Portadores de epilepsia grave que já não respondem mais ao tratamento têm a esperança de dias melhores renovada com a atuação da Defensoria Pública do Estado do Rio de Janeiro. Em dois casos, a instituição conseguiu garantir o uso do canabidiol – medicamento produzido com substâncias derivadas da maconha. Segundo pesquisas recentes, o remédio tem contribuído para uma melhora considerável na qualidade de vida dos pacientes. Em um caso, a DPRJ obteve decisão que obriga o Estado a fornecer o medicamento a um jovem de 13 anos. Em outro, fechou um acordo extrajudicial pelo qual uma operadora de plano de saúde se comprometeu a reembolsar a usuária pelos gastos que tem com a terapia.
A decisão judicial foi obtida pela DPRJ no dia 3 de outubro e beneficiou João Pedro, de 13 anos, morador de Duque de Caxias. A mãe dele, Gesilene Afonso, explicou que o filho é autista e, desde os nove anos de idade, sofre com a epilepsia. Aos 10, ele foi submetido a uma cirurgia para conter as convulsões. Com o procedimento, as crises diárias caíram de 20 para seis. No entanto, o resultado não foi suficiente para garantir ao jovem uma vida normal.
– Ele toma remédios muitos caros e pesados. E está sem estudar desde abril. Ele chega a ter de cinco a seis crises por dia, e quando elas acontecem no colégio, por vezes ele se machuca. É que as crises são muito pesadas, ele perde o controle de todo o corpo – explicou Gesilene.
A defensora Marina Lopes, que atua na comarca de Duque de Caxias, acompanha o caso de João Pedro desde 2015, quando a família buscou a DPRJ para requerer dos entes públicos o fornecimento gratuito dos medicamentos. Ela conta que o jovem não conseguia mais responder ao tratamento convencional. Diante do quadro, os médicos receitaram o uso do canabidiol. Com a prescrição em mãos, a estratégia foi ingressar com uma ação para que estado e munícipio fornecessem o medicamento. A petição inicial foi redigida pela defensora Alessandra Bentes.
– São situações muito delicadas em que as famílias já tentaram todos os tratamentos para garantir o mínimo de qualidade de vida a esses pacientes. Nós temos recebido alguns desses casos e por ora obtivemos sucesso em dois deles. A demanda é legítima na medida em que o médico assistente prescreve o canabidiol como solução e não há porque o Estado se negar a fornecer o medicamento – destacou a defensora Alessandra.

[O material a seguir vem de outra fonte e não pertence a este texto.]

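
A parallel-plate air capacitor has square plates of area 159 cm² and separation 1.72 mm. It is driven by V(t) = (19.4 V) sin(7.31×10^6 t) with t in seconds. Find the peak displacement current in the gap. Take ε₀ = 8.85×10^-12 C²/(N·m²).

0.0116 A

(dE/dt)_max = V₀ω/d = 8.245×10^10 V/(m·s); ω = 7.31×10^6 rad/s.
I_d,max = ε₀ A (dE/dt)_max = (8.85×10^-12)(0.0159)(8.245×10^10) = 0.0116 A.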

De acordo com a defensora Marina, a decisão obtida obriga o Estado a fornecer o medicamento. O descumprimento da medida está sujeito ao bloqueio dos valores correspondentes aos gastos que o paciente terá com a compra do remédio, diretamente das contas do ente público. Na avaliação da defensora, a medida é importante para assegurar o direito dos pacientes ao adequado tratamento.
– A possibilidade de importação do medicamento com o princípio ativo do canabidiol, permitida através de alteração na legislação em 2015, trouxe uma esperança para aqueles que não respondiam mais aos medicamentos convencionais. No caso específico do João Pedro, em que a família não possui condições de arcar com os altos custos do mesmo, a solução foi se socorrer do Judiciário para que o medicamento fosse fornecido pelo estado e município – acrescentou a defensora Marina.
A 7ª Vara Cível de Duque de Caxias atendeu ao pedido da Defensoria. Ao destacar que a “Constituição Federal dispõe que a saúde é um direito de todos e dever do estado”, a decisão deu 72 horas, a contar da data da notificação da decisão, para que estado e município forneçam os medicamentos, “sob pena de sequestro dos valores correspondentes em quaisquer das contas correntes tituladas pelos réus, além de outras medidas de apoio, porventura necessárias nas esferas cível e criminal”.
Acordo extrajudicial
Além do caso de João Pedro, a Defensoria Pública em Duque de Caxias já havia garantido, por meio de um acordo extrajudicial com a operadora de saúde Amil, o uso de medicamento à base do canabidiol a outra criança, também portadora de epilepsia grave. Pelo acordo, conduzido pela defensora Alessandra e firmado em junho do ano passado, o plano se comprometeu a fornecer o medicamento.
– Nessa hipótese a operadora de saúde foi bastante sensível à situação da paciente e reconheceu como sua a obrigação de fornecimento, não sendo necessário sequer acionar o Judiciário. Eles têm importado o medicamento e fornecido à assistida regularmente. É um avanço é uma economia de tempo, de sofrimento e de recursos para todos os envolvidos – destacou a defensora Alessandra.